To find the measure of the obtuse angle \( v \), we first need to determine the relationship between the angles mentioned.
Given that \( x \) is an angle, and we know that the total measure of angles around a point is \( 360 \) degrees, we can express this as:
\[ x + v = 360^\circ \]
If \( v \) is to be the obtuse angle, it must be greater than \( 90^\circ \) but less than \( 180^\circ \).
Also, from your mention of \( 245 \) degrees, we recognize that it could be related as follows:
- If a straight line forms \( 180 \) degrees, the supplementary angle is calculated as \( 360 - 245 \) degrees.
Calculating that gives:
\[ 360^\circ - 245^\circ = 115^\circ \]
Since \( 115^\circ \) is indeed an obtuse angle (between \( 90^\circ \) and \( 180^\circ \)), it is a valid candidate for \( v \).

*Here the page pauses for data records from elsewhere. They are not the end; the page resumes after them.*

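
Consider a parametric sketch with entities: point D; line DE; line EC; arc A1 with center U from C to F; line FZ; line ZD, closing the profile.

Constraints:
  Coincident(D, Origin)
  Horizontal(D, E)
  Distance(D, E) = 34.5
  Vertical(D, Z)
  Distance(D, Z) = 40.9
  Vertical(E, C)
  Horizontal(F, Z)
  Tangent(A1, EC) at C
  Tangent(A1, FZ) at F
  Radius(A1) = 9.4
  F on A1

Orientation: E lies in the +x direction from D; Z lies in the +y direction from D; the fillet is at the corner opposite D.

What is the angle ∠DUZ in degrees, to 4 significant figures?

71.98°

D is at the origin; D and E share the same y with |DE| = 34.5 and E on the +x side, so E = (34.50, 0.000). DZ is vertical with |DZ| = 40.9 and Z on the +y side, so Z = (0.000, 40.90). The virtual corner opposite D is at (34.50, 40.90). Since A1 is tangent to EC there, UC ⟂ EC and the tangent condition forces UF to be normal to FZ, with radius 9.4, so the center U sits 9.4 in from both sides at U = (25.10, 31.50). Then cos ∠DUZ = UD·UZ / (|UD||UZ|), giving 71.98°.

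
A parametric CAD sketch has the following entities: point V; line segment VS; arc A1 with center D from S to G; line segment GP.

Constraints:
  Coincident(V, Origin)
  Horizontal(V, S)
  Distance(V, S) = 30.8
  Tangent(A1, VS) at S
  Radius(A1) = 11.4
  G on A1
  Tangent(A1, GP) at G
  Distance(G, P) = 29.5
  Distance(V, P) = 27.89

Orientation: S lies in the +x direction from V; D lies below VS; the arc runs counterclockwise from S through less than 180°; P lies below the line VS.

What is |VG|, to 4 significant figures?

22.25

Checks: |DG| = 11.40 ✓; ∠(DG, GP) = 90.00° ✓; |GP| = 29.50 ✓; |VP| = 27.89 ✓.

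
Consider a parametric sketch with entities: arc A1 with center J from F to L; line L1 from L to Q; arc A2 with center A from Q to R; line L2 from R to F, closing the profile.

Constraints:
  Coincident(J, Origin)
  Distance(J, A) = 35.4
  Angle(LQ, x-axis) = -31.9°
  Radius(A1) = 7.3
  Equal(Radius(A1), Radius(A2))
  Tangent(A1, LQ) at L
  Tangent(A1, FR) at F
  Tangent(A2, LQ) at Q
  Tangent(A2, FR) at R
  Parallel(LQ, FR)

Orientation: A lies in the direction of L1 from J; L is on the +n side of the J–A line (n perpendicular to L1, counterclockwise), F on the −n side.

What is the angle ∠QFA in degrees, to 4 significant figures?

10.76°

The slot axis is L1's direction at -31.9°, so u = (cos -31.9°, sin -31.9°) = (0.8490, -0.5284) and n = (−sin -31.9°, cos -31.9°) = (0.5284, 0.8490). J is at the origin and A lies 35.4 along u from J, so A = 35.4·u = (30.05, -18.71). Tangency of A1 to both parallel lines with radius 7.3 puts L and F at J ± 7.3·n: L = (3.858, 6.197), F = (-3.858, -6.197). Equal radii place Q and R the same way about A: Q = A + 7.3·n = (33.91, -12.51), R = A − 7.3·n = (26.20, -24.90). Then cos ∠QFA = FQ·FA / (|FQ||FA|), giving 10.76°.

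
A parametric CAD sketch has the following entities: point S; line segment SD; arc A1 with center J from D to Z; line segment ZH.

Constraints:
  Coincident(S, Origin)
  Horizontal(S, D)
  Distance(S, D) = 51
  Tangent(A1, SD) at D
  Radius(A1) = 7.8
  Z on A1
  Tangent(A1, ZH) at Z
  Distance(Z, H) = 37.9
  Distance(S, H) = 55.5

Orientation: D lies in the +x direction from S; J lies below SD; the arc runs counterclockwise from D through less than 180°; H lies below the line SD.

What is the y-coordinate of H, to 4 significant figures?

-43.05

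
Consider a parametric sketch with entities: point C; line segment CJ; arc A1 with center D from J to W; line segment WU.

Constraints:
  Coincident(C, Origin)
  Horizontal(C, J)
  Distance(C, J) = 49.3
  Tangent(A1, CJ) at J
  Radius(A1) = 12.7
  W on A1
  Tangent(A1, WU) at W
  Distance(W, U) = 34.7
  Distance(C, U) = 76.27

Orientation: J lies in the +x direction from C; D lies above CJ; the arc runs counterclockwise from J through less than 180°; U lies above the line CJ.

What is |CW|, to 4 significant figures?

63.47

C is at the origin; C and J share the same y with |CJ| = 49.3 and J on the +x side, so J = (49.30, 0.000). Tangency of A1 to CJ means the radius DJ is perpendicular to CJ, so D = J + (0, 12.7) = (49.30, 12.70). Since DW ⟂ WU (tangency), |DU| = √(12.7² + 34.7²) = 36.95 regardless of where W sits on A1. So U lies on both circle(C, 76.27) and circle(D, 36.95); the above-CJ intersection is U = (58.98, 48.36). W is the foot of the tangent from U: W = (61.95, 13.79).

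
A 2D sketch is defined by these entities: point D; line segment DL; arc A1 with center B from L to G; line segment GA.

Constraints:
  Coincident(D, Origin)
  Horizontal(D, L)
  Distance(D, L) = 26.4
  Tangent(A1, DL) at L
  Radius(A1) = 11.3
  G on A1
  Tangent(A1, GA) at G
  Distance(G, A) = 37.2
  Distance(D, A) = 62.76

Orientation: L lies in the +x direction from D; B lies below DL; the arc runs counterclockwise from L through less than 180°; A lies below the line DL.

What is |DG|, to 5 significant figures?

25.599

D is at the origin; DL is horizontal with |DL| = 26.4 and L on the +x side, so L = (26.400, 0.0000). Tangency of A1 to DL means the radius BL is perpendicular to DL, so B = L + (0, -11.3) = (26.400, -11.300). Since BG ⟂ GA (tangency), |BA| = √(11.3² + 37.2²) = 38.878 regardless of where G sits on A1. So A lies on both circle(D, 62.76) and circle(B, 38.878); the below-DL intersection is A = (41.400, -47.168). G is the foot of the tangent from A: G = (17.692, -18.502).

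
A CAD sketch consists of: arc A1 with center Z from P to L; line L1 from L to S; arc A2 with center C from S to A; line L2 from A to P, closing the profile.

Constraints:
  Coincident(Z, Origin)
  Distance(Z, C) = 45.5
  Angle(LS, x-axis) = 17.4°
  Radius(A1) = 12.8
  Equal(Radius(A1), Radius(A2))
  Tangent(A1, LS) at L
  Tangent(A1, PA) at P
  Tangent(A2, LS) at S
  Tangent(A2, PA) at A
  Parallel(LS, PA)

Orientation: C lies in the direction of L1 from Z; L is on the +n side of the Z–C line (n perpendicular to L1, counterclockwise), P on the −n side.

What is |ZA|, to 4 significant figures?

47.27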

To summarize, we can conclude:
The measure of the obtuse angle \( v \) is:
\[ v = 115^\circ \]
Thus, the value of \( x \) must be:
\[ x = 360^\circ - v = 360^\circ - 115^\circ = 245^\circ \]
So, the measures are:
- \( v = 115^\circ \)
- \( x = 245^\circ \)
In conclusion, the measure of the obtuse angle \( v \) is \( \boxed{115} \) degrees.